First posted 2:40 p.m, October 2, 2002 

It's getting harder and harder to find new moons in our solar system -- the easy ones are all discovered.

So the discovery of a previously unknown moon around the planet Uranus took, as one can imagine, a lot of time and effort. It also took multiple telescopes and the expertise of roughly a dozen astronomers.

The newfound moon, called S/2001, was announced Monday by the International Astronomical Union. The planet is known to have more than 20 satellites.

The latest discovery was led by Matthew Holman of the Harvard-Smithsonian Center for Astrophysics in Cambridge, Massachusetts. The satellite, probably one of many small undiscovered moons, is estimated to be 9 to 12 miles (15 to 20 kilometers) wide, Holman told SPACE.com. It is the smallest Uranian satellite found so far.

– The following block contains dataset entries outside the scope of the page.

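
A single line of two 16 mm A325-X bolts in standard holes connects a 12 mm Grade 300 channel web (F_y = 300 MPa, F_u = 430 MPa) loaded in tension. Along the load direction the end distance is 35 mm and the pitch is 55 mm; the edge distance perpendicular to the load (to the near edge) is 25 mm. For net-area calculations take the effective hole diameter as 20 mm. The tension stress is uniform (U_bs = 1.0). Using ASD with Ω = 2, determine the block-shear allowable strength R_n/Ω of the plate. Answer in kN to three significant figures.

132 kN

Shear plane L_v = 35 + 1·55 = 90 mm; A_gv = 90 × 12 = 1080 mm².
A_nv = (90 − 1.5·20) × 12 = 720 mm².
A_nt = (25 − 0.5·20) × 12 = 180 mm².
0.6 F_u A_nv = 185.8 kN; 0.6 F_y A_gv = 194.4 kN → shear rupture governs the shear term.
R_n = 185.8 + 1.0 × 430 × 180 / 1000 = 263.2 kN.
Allowable strength R_n/Ω = 263.2 / 2 = 132 kN.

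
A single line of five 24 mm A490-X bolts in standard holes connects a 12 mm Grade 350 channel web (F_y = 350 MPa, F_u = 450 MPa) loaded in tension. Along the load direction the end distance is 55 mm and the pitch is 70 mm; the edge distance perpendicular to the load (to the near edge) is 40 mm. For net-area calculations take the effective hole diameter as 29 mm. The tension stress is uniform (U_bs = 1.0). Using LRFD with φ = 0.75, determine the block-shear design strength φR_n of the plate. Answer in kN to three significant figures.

600 kN

Shear plane L_v = 55 + 4·70 = 335 mm; A_gv = 335 × 12 = 4020 mm².
A_nv = (335 − 4.5·29) × 12 = 2454 mm².
A_nt = (40 − 0.5·29) × 12 = 306 mm².
0.6 F_u A_nv = 662.6 kN; 0.6 F_y A_gv = 844.2 kN → shear rupture governs the shear term.
R_n = 662.6 + 1.0 × 450 × 306 / 1000 = 800.3 kN.
Design strength φR_n = 0.75 × 800.3 = 600 kN.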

Uranus has 10 so-called "regular" moons that carve orderly paths around the planet all in pretty much the same plane. There are also six irregular satellites, including S/2001. These objects take odd courses around the planet and are thought to be the remnants of a collision between a comet and some other large object that had been orbiting Uranus.

"Tracking irregular satellites is an enormous undertaking," Holman said. Candidates are sometimes spotted but then lost. If not re-observed within about two months, he said, they must be rediscovered and a new observational campaign begun.

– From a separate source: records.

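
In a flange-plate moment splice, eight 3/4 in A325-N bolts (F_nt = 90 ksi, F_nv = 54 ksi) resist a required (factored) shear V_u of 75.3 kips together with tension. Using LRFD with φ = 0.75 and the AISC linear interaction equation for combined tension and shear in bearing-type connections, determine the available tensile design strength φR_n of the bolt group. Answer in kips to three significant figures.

A_b = π·0.75²/4 = 0.4418 in²; f_rv = 75.3 / (8 × 0.4418) = 21.31 ksi.
F'_nt = 1.3 F_nt − (F_nt / φF_nv) f_rv = 1.3·90 − (90/(0.75·54))·21.31 = 69.65 ksi, capped at F_nt → F'_nt = 69.65 ksi.
R_n = F'_nt · A_b · n = 69.65 × 0.4418 × 8 = 246.2 kips.
Design strength φR_n = 0.75 × 246.2 = 185 kips.

185 kips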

The initial discovery of S/2001 was made last summer by Holman, J.J. Kavelaars of the Dominion Astrophysical Observatory in British Columbia, and Dan Milisavljevic of McMaster University in Ontario.

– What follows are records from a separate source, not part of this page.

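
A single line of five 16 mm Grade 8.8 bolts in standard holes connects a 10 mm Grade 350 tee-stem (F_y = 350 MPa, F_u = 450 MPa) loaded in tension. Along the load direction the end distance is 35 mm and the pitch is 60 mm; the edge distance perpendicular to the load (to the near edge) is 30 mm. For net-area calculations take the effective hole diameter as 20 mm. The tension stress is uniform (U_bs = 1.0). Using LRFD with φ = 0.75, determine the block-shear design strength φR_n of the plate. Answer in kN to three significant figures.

Shear plane L_v = 35 + 4·60 = 275 mm; A_gv = 275 × 10 = 2750 mm².
A_nv = (275 − 4.5·20) × 10 = 1850 mm².
A_nt = (30 − 0.5·20) × 10 = 200 mm².
0.6 F_u A_nv = 499.5 kN; 0.6 F_y A_gv = 577.5 kN → shear rupture governs the shear term.
R_n = 499.5 + 1.0 × 450 × 200 / 1000 = 589.5 kN.
Design strength φR_n = 0.75 × 589.5 = 442 kN.

442 kN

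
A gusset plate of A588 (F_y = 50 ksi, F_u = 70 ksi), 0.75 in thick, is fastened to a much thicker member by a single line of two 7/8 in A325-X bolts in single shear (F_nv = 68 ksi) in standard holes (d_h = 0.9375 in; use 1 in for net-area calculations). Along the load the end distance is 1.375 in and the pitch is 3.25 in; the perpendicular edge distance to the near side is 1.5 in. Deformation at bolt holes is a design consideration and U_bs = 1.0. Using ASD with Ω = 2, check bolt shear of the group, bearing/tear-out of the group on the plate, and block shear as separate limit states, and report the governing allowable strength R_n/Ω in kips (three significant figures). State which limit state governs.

Bolt shear: A_b = π·0.875²/4 = 0.6013 in²; R_n = 68 × 0.6013 × 2 × 1 = 81.78 kips → 81.78 / 2 = 40.9 kips.
Bearing: edge l_c = 0.9062, r_n = 57.09 kips; interior l_c = 2.312, r_n = 110.3 kips; R_n = 57.09 + 1·110.3 = 167.3 kips → 83.7 kips.
Block shear: A_gv = 3.469, A_nv = 2.344, A_nt = 0.75 in²; R_n = min(0.6F_uA_nv, 0.6F_yA_gv) + U_bs·F_u·A_nt = 150.9 kips → 75.5 kips.
Bolt shear governs: 40.9 kips.

40.9 kips (bolt shear governs)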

Several long-exposure images were analyzed together, and the moon shows up in distinct locations, whereas background stars are seen as long smudges.

But that first sighting, made with the Canada-France-Hawaii Telescope and the Cerro-Tololo Inter-American Observatory in Chile, was not publicly announced. Ten other researchers helped with other observations used to pin down the path of the object and then to calculate its orbit during several months of tracking.

Jupiter has 39 known satellites, the most of any planet in the solar system. Saturn has 30. Astronomers expect both totals to go higher as more and finer observations are made. The same will likely hold true for Uranus.

"The number of fainter [Uranian satellites] suggests that we will find many more when we use bigger telescopes to improve our searches," Holman said.

Editor's Note: This story originally put the tally of Uranian moons at 16. Peter Brown of the University of Canberra kindly corrected us. The true tally is at least 22, other astronomers say, with uncertainty due to the fact that newfound small moons sometimes are not immediately confirmed. This story also now includes a revised size estimate of the newfound moon from the study's lead scientist.